6.6 The 'things' institutions 'can do' with NSS data include: analysis of quantitative ratings and students 'open comments', and making records at multiple levels (university, school, department, course etc) that record results, response, action, comparison with past years, and with other universities and comparable courses. These records and associated innumerable rankings add layers of meaning and emotion to the way that staff members experience the NSS. Sometimes highly charged discussions take place about culpability or credit, conflicting interpretations, and perceptions of validity. All of this can take place independently of any technical understanding of the statistics (de Santos 2009).

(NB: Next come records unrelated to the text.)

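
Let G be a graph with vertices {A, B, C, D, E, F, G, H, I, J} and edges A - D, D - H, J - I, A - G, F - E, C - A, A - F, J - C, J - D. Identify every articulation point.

A, D, F, J

Removing A increases the component count from 2 to 4, so A is a cut vertex.
Removing D increases the component count from 2 to 3, so D is a cut vertex.
Removing F increases the component count from 2 to 3, so F is a cut vertex.
Likewise J is a cut vertex.
By contrast removing G leaves 2 components; it is not a cut vertex. No other vertex is a cut vertex either.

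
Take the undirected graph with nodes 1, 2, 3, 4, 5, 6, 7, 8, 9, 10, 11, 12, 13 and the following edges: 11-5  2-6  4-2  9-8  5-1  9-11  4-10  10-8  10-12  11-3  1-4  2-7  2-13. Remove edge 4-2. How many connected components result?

Before removal there is 1 component.
4-2 is a bridge — removing it separates 4's side from 2's side.
After removal: 2 components.

2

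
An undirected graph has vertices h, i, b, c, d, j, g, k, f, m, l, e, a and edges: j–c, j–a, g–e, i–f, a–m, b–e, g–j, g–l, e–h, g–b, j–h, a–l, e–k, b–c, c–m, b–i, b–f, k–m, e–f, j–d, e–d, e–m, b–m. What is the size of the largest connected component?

13

Starting from a we can reach a, b, c, d, e, f, g, h, i, j, k, l, m. That is one component of size 13.
The largest has 13 vertices.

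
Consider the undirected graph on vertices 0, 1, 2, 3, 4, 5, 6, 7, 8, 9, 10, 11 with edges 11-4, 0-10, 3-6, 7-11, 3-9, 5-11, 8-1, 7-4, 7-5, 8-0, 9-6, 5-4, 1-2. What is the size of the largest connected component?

Starting from 3 we can reach 3, 6, 9. That is one component of size 3.
Starting from 4 we can reach 4, 5, 7, 11. That is one component of size 4.
Starting from 0 we can reach 0, 1, 2, 8, 10. That is one component of size 5.
The largest has 5 vertices.

5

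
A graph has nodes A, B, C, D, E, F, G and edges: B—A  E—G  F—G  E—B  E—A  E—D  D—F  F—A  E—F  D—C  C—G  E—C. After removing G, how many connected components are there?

1

With G gone, the remaining components are: {A, B, C, D, E, F}.
That is 1 component.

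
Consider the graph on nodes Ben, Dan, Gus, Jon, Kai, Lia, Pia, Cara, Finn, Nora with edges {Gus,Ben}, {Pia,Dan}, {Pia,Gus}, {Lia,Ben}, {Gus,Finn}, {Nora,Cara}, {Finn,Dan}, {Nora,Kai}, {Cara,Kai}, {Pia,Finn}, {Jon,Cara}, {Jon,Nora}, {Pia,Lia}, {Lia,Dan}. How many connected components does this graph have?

2

Starting from Jon we can reach Jon, Kai, Cara, Nora. That is one component of size 4.
Starting from Ben we can reach Ben, Dan, Gus, Lia, Pia, Finn. That is one component of size 6.
Total: 2 components.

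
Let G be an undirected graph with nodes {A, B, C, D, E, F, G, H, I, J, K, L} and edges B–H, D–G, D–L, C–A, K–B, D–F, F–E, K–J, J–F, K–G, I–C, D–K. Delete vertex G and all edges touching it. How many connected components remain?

With G gone, the remaining components are: {A, C, I}; {B, D, E, F, H, J, K, L}.
That is 2 components.

2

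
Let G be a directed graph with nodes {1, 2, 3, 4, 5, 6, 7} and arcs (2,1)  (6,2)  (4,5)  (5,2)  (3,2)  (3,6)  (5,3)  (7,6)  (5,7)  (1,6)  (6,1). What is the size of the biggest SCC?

3

{1, 2, 6} are all mutually reachable — one SCC of size 3.
{3} is an SCC by itself.
{4} is an SCC by itself.
{7} is an SCC by itself.
{5} is an SCC by itself.
The largest has 3 vertices.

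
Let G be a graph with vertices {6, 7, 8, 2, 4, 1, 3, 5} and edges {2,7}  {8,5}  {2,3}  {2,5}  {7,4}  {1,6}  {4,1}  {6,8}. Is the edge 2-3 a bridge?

Yes

Removing 2-3 leaves no path between 2 and 3: the component count goes from 1 to 2. So it is a bridge.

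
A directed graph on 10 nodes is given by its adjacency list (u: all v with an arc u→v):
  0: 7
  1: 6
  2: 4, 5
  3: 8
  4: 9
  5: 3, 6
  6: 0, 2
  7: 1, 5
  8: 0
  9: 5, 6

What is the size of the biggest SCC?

10

{0, 1, 2, 3, 4, 5, 6, 7, 8, 9} are all mutually reachable — one SCC of size 10.
The largest has 10 vertices.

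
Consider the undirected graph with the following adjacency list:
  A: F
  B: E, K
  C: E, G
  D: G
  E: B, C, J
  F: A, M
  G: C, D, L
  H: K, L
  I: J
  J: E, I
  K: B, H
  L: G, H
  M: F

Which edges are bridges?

A-F, D-G, E-J, F-M, I-J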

6.7 Despite appearing to operate at cross-purposes in relation to the NSS, students, lecturers and managers arguably have common interests insofar as they all see a dissonance between what they value about higher education, and the substantive focus of the NSS questions. Yet, there does not seem to be an appetite for questioning the NSS as 'fact' or denting its status as 'totem'. Rather than acknowledge their individual and collective agency in perpetuating its social and political meaning, there is a sense of powerlessness. The prevailing perception is that the political environment dictates compliance and that the only option available is to work to improve NSS scores. However, it should be said that none of the managers or tutors perceived themselves to be exclusively concerned with NSS results but rather believed that they were related to or indicative of wider issues that did merit their attention. At the same time as speaking eloquently of the limitations of NSS data and the detrimental impact of their consumption, managers, and to a lesser extent lecturers, continued to have faith that if these underlying problems were tackled, they would see the results of their efforts in better NSS results. This is reminiscent of the 'peculiar seduction' observed by Espeland and Sauder (2009: 74) with respect to law school league tables.

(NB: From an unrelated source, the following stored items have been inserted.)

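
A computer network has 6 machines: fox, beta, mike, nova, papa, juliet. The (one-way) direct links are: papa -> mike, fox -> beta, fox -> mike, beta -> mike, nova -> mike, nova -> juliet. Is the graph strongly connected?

No

There is no directed path from papa to fox, so the graph is not strongly connected.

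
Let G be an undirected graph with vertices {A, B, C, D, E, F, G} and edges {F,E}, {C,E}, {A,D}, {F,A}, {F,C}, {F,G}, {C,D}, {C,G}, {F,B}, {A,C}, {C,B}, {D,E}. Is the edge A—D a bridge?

After removing A—D, the path A-C-D still connects them, so the edge is not a bridge.

No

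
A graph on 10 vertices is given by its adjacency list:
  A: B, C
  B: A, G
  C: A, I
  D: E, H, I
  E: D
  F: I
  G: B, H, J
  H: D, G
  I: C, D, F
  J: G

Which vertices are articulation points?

D, G, I

Removing D increases the component count from 1 to 2, so D is a cut vertex.
Removing G increases the component count from 1 to 2, so G is a cut vertex.
Removing I increases the component count from 1 to 2, so I is a cut vertex.
By contrast removing F leaves 1 component; it is not a cut vertex. No other vertex is a cut vertex either.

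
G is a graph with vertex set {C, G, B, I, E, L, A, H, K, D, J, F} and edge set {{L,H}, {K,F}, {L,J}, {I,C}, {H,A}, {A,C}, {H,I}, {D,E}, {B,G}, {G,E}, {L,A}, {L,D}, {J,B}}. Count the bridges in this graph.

The edges on the cycle L-J-B-G-E-D-L are not bridges since each lies on that cycle.
But removing K—F disconnects K from F — this is a bridge.

1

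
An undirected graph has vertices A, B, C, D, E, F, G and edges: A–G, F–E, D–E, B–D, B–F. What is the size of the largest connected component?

C is isolated — a component by itself.
Starting from A we can reach A, G. That is one component of size 2.
Starting from B we can reach B, D, E, F. That is one component of size 4.
The largest has 4 vertices.

4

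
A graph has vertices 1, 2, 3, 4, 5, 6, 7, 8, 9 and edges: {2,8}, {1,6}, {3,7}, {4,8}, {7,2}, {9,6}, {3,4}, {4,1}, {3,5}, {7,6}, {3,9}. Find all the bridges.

The edges on the cycle 3-4-1-6-7-3 are not bridges since each lies on that cycle.
But removing 3 - 5 disconnects 3 from 5 — this is a bridge.

3-5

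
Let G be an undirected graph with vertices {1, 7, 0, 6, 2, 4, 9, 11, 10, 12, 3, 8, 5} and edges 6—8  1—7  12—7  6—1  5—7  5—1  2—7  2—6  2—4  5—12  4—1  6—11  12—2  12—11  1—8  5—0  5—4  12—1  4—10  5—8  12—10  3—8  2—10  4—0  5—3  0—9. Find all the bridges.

The edges on the cycle 12-2-6-11-12 are not bridges since each lies on that cycle.
But removing 9—0 disconnects 9 from 0 — this is a bridge.

0-9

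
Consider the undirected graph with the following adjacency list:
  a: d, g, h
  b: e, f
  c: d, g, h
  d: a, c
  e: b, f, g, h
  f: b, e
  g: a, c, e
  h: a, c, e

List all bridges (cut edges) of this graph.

none

The edges on the cycle e-b-f-e are not bridges since each lies on that cycle.
Every edge lies on some cycle, so there are no bridges.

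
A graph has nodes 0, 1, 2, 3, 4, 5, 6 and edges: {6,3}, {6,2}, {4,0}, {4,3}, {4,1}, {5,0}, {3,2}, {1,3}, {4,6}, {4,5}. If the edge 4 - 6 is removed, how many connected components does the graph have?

1

4 and 6 are still connected via 4-3-6, so the component count stays at 1.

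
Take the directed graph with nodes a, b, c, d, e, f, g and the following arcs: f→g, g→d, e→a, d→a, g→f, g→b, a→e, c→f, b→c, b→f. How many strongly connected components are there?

3

{b, c, f, g} are all mutually reachable — one SCC of size 4.
{a, e} are all mutually reachable — one SCC of size 2.
{d} is an SCC by itself.
That gives 3 strongly connected components.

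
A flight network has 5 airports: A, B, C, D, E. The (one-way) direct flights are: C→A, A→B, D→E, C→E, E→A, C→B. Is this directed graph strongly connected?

No

There is no directed path from A to E, so the graph is not strongly connected.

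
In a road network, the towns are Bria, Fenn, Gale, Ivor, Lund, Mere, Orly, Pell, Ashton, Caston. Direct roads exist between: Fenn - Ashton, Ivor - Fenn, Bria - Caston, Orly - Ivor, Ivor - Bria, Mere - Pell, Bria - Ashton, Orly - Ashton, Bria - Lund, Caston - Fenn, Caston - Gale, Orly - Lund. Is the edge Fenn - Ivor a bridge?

No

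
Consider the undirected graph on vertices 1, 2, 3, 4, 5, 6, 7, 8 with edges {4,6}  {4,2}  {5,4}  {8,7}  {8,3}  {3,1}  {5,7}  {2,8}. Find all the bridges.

1-3, 3-8, 4-6

The edges on the cycle 5-4-2-8-7-5 are not bridges since each lies on that cycle.
But removing 3—1 disconnects 3 from 1; removing 4—6 disconnects 4 from 6; removing 8—3 disconnects 8 from 3 — these are bridges.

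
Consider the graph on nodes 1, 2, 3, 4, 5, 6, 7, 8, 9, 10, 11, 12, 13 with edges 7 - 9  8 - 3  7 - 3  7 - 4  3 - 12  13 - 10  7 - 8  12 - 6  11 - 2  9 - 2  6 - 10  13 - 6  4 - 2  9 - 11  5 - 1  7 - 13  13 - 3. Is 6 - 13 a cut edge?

No

After removing 6 - 13, the path 6-10-13 still connects them, so the edge is not a bridge.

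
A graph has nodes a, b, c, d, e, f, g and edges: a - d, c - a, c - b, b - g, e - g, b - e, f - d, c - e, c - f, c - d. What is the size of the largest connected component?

7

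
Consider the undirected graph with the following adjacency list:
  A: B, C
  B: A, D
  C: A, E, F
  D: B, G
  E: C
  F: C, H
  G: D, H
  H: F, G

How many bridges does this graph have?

The edges on the cycle G-H-F-C-A-B-D-G are not bridges since each lies on that cycle.
But removing C-E disconnects C from E — this is a bridge.

1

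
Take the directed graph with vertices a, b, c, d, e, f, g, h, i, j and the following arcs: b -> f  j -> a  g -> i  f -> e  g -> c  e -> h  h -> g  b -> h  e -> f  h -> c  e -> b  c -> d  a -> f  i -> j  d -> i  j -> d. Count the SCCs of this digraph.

{a, b, c, d, e, f, g, h, i, j} are all mutually reachable — one SCC of size 10.
That gives 1 strongly connected component.

1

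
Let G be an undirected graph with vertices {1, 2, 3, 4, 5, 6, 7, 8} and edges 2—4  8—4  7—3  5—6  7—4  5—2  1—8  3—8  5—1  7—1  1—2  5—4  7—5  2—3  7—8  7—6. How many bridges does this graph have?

The edges on the cycle 7-5-4-8-3-2-1-7 are not bridges since each lies on that cycle.
Every edge lies on some cycle, so there are no bridges.

0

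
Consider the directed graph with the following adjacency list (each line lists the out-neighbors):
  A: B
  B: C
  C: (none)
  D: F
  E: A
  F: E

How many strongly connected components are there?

6

{E} is an SCC by itself.
{A} is an SCC by itself.
{C} is an SCC by itself.
{F} is an SCC by itself.
{D} is an SCC by itself.
(and 1 more singleton SCC)
That gives 6 strongly connected components.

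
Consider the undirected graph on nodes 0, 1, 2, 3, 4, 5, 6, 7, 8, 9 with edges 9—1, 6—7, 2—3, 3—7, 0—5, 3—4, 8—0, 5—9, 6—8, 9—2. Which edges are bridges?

1-9, 3-4

The edges on the cycle 6-8-0-5-9-2-3-7-6 are not bridges since each lies on that cycle.
But removing 1—9 disconnects 1 from 9; removing 4—3 disconnects 4 from 3 — these are bridges.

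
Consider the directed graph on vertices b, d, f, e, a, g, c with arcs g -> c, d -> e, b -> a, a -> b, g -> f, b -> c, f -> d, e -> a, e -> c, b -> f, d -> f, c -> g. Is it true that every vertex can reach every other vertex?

Yes

From c we can reach every vertex (a, b, c, d, e, f, g), and every vertex can reach c (a, b, c, d, e, f, g). So the whole graph is one strongly connected component.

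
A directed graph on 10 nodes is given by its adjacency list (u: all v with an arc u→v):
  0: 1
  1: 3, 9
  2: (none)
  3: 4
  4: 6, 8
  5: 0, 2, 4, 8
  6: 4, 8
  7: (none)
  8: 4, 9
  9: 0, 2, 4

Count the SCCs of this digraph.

4

{0, 1, 3, 4, 6, 8, 9} are all mutually reachable — one SCC of size 7.
{7} is an SCC by itself.
{2} is an SCC by itself.
{5} is an SCC by itself.
That gives 4 strongly connected components.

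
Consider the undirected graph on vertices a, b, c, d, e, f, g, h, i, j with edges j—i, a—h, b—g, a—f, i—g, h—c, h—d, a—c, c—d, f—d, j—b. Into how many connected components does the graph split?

e is isolated — a component by itself.
Starting from b we can reach b, g, i, j. That is one component of size 4.
Starting from a we can reach a, c, d, f, h. That is one component of size 5.
Total: 3 components.

3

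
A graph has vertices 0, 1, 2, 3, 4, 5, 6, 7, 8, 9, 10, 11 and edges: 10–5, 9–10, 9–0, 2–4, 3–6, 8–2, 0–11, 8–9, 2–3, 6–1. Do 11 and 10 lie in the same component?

Yes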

6.8 It would be possible to do different things and have different effects using an alternative description of 'the student experience'. The American NSSE, and the more recent Australian equivalent, use such concepts as engagement, academic and social integration, time on task, student involvement and quality of effort (Kuh 2009). It is significant that the NSSE's underpinning concepts are not compatible with a view of students as customers, and this in a national context where, arguably, higher education is more marketised than it has been, thus far, in the UK. The NSSE does not have the mandatory status of the NSS, and institutions that use it are not obliged to publish their results. Whilst the NSSE has its critics (e.g. Porter 2011; Hagel et al. 2012), as an example it suggests that things can be other than they are. The construction of students as customers and the enshrinement of the NSS as a measure of their satisfaction is not a given, even in the post-Browne world of UK higher education. Building alternative sources of data about students' participation in higher education may go some way to reclaiming the appropriated ground of communication within and about it.

Acknowledgements

I would like to thank members of the critical higher education research study group at KCL for an invaluable discussion of an earlier draft of this paper and three anonymous reviewers of this journal for their insightful comments. I am also indebted to the many research participants who took part in the two research studies on which this paper draws, and to the university leaders who commissioned the research and engaged wholeheartedly in its findings.